Baby & Children's Earrings

In Australia, and most likely elsewhere in the Western world, a popular topic to be found on mother’s online forums, discussed at playgroups and debated in families, is the piercing of babies’ and children’s ears and the wearing of tiny baby/children’s earrings.  It is a polarising subject, with the “fors” and the “againsts” adamant that their opinions are “correct”.


Many cultures over the centuries have pierced babies’ ears but in Western nations, this hasn’t been a popular tradition.  However, there is an increased awareness of the subject, as more and more parents have their baby’s ears pierced.  The age that babies have their ears pierced is becoming younger and younger.  It is now quite common to see a very young baby girl with the glimmer of gold, silver or precious stone on a perfect shell-like ear!  More and more commonly, boy babies too, are having a single ear-lobe pierced and sport a diamond which may in fact be a cubic zirconia but looks just as good.
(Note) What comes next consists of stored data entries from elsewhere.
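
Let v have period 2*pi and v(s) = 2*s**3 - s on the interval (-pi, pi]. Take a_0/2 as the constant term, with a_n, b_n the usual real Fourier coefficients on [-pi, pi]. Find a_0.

0

a_0 = 1/pi ∫_{-pi}^{pi} v(s) ds = 1/pi · (0) = 0.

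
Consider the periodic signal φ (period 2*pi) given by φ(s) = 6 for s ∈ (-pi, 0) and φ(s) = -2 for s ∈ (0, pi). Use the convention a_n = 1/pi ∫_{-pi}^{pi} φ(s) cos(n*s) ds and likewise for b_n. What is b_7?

b_7 = 1/pi ∫_{-pi}^{pi} φ(s) sin(7*s) ds.
Split the integral at the breakpoints.
Directly, an antiderivative of (6) sin(7*s) is -6*cos(7*s)/7; evaluating from -pi to 0: ∫_{-pi}^{0} (6) sin(7*s) ds = (-6/7) - (6/7) = -12/7.
Directly, an antiderivative of (-2) sin(7*s) is 2*cos(7*s)/7; evaluating from 0 to pi: ∫_{0}^{pi} (-2) sin(7*s) ds = (-2/7) - (2/7) = -4/7.
Summing the pieces and multiplying by (1/pi) gives b_7 = -16/(7*pi).

-16/(7*pi)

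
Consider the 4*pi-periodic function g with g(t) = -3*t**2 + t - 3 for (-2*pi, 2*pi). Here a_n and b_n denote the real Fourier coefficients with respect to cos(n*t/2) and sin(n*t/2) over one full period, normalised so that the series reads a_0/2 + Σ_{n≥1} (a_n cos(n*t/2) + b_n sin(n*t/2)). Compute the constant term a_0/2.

-4*pi**2 - 3

a_0 = (1/(2*pi)) ∫_{-2*pi}^{2*pi} g(t) dt = (1/(2*pi)) · (-16*pi**3 - 12*pi) = -8*pi**2 - 6.
So the constant term a_0/2 = -4*pi**2 - 3.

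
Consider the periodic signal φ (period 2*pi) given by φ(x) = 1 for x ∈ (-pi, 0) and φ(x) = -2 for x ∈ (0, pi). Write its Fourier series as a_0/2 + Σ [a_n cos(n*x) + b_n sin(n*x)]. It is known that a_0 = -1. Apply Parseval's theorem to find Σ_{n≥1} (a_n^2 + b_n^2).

Parseval: a_0^2/2 + Σ_{n≥1} (a_n^2+b_n^2) = 1/pi ∫_{-pi}^{pi} φ(x)^2 dx = 5.
Subtract a_0^2/2 = 1/2: Σ (a_n^2+b_n^2) = 9/2.

9/2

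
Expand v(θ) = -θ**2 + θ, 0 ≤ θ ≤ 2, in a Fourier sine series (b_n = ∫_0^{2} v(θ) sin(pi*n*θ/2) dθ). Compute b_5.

4*(8 - 25*pi**2)/(125*pi**3)

b_5 = ∫_0^{2} (-θ**2 + θ) sin(5*pi*θ/2) dθ.
Integrating by parts twice (tabular method), an antiderivative of (-θ**2 + θ) sin(5*pi*θ/2) is 2*θ**2*cos(5*pi*θ/2)/(5*pi) - 8*θ*sin(5*pi*θ/2)/(25*pi**2) - 2*θ*cos(5*pi*θ/2)/(5*pi) + 4*sin(5*pi*θ/2)/(25*pi**2) - 16*cos(5*pi*θ/2)/(125*pi**3); evaluating from 0 to 2: ∫_{0}^{2} (-θ**2 + θ) sin(5*pi*θ/2) dθ = (4*(4 - 25*pi**2)/(125*pi**3)) - (-16/(125*pi**3)) = 4*(8 - 25*pi**2)/(125*pi**3).
Hence b_5 = 4*(8 - 25*pi**2)/(125*pi**3).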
Paediatricans advise that provided babies are over 6 weeks, and the parent scrupulously cleans the ear daily and turns the earring until healing is complete, which can take several weeks, there is no reason why the piercing of a baby’s ear is dangerous.  The piercing does cause momentary pain, but minutes later it has been forgotten.  The earrings sit on the ears unfelt and unseen, impressing only friends and family!


Piercing older children’s ears may not be as simple.  Little girls may well be looking forward to having their ears pierced and to wearing the beautiful little children’s earrings that are available, but when the time comes, they may be frightened and change their minds.  Some children back out several times, but each time, regret not being “brave” enough and then agreeing to it again.  It can become a trial but usually, the desire for the earrings wins out and the deed is done.  Never to be regretted. 

One benefit of waiting until a baby is older to have her ears pierced is that an older child can often clean their own ears and turn their own earrings from quite a young age.  Often this is given as a reason by mothers, for waiting.

It is important that earrings be lead and nickel free and made of a metal that will ensure a low chance of allergic reaction to which some babies are prone.  The word “hypoallergenic” covers earrings made from 925 Silver (sterling silver), stainless steel, titanium and gold, which are generally the safest metals.  .  Choose earrings without sharp edges and a firmly held backing plate, also rounded for safety. 

Tiny studs, often in the shape of teddy bears, animals, hearts, flowers or insects are very popular.  For religious reasons, some choose a silver or gold cross.


As little girls grow, they will delight in choosing their own earrings and will often choose a slightly dangly earring, called a “drop earring”.  Earrings also make excellent birthday and Christmas gifts for babies and children, and often grandparents buy a children’s jewelry box in which to keep the growing collection.  Jewellery boxes can be silverplated trinket boxes, or multi-level and drawered creations featuring Brahms Lullabys and turning ballerinas.  All do an excellent job of keeping a little girl’s earrings – and other jewelry – safe.


As they grow up, children will enjoy looking at their baby photos showing the tiny earrings they wore at the time.